In this video, Dr. Christopher Doyle speaks about human gene transfer and the role that the NIH Guidelines and Institutional Biosafety Committees play as key stakeholders. He offers practical advice on how to avoid the common challenges often found in running human gene transfer trials.

Key Takeaways:

  • Definition of the NIH Guidelines and the role of the Institutional Biosafety Committee (IBC) and what the IBC looks for when reviewing a trial.
  • Understanding when a study requires IBC review and how violations against the Guidelines can put current future NIH funding at risk.
  • How to avoid unexpected delays – whether that be with site selection, handling the IBC registration process, working with specific institutional policies, and more.
  • How a coordinated IBC review and IRB review of the protocol enables a more efficient trial start-up.

Meet the Speaker

Christopher Doyle, PhD

Director, WCG IRB Services

Chris currently serves as an Institutional Biosafety Committee (IBC) Chair and Director of IBC Services working with research sites, sponsors, and CROs to ensure human gene transfer clinical trials are conducted safely. Prior to joining WCG IRB in early 2018, Chris was a research fellow at the Albert Einstein College of Medicine (Bronx, NY), where he explored mechanisms of antibody activity against Streptococcus pneumoniae.

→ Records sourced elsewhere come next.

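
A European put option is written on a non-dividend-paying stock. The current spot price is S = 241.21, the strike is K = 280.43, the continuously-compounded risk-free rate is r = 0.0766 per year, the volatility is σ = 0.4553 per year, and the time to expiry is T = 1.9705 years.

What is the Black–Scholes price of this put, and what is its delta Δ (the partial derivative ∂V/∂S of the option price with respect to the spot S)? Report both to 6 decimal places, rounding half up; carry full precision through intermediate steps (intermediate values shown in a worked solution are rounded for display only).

price = 60.428515
Δ = -0.374481

σ√T = 0.4553·√1.9705 = 0.639125
d₁ = (ln(S/K) + (r+σ²/2)T) / (σ√T) = (ln(241.21/280.43) + (0.0766+0.4553²/2)·1.9705) / 0.639125 = (-0.150656 + 0.355181) / 0.639125 = 0.320007
d₂ = d₁ − σ√T = 0.320007 − 0.639125 = -0.319118
e^{−rT} = e^{−0.0766·1.9705} = 0.859899
N(−d₁) = 0.374481,  N(−d₂) = 0.625182
Put price V = K·e^{−rT}·N(−d₂) − S·N(−d₁) = 150.757197 − 90.328682 = 60.428515
Δ = −N(−d₁) = -0.374481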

Chris received his BA in Biology from Assumption College (Worcester, MA) in 2008 and his PhD in Molecular Genetics and Microbiology from Stony Brook University (Stony Brook, NY) in 2014, where he studied the pathogenesis of Francisella tularensis in a high containment Biosafety Level 3 laboratory. Chris has authored a number of peer-reviewed publications describing his past research, has served as an ad-hoc reviewer for Infection and Immunity, and is a member of the American Society for Microbiology (ASM) and the American Biological Safety Association (ABSA).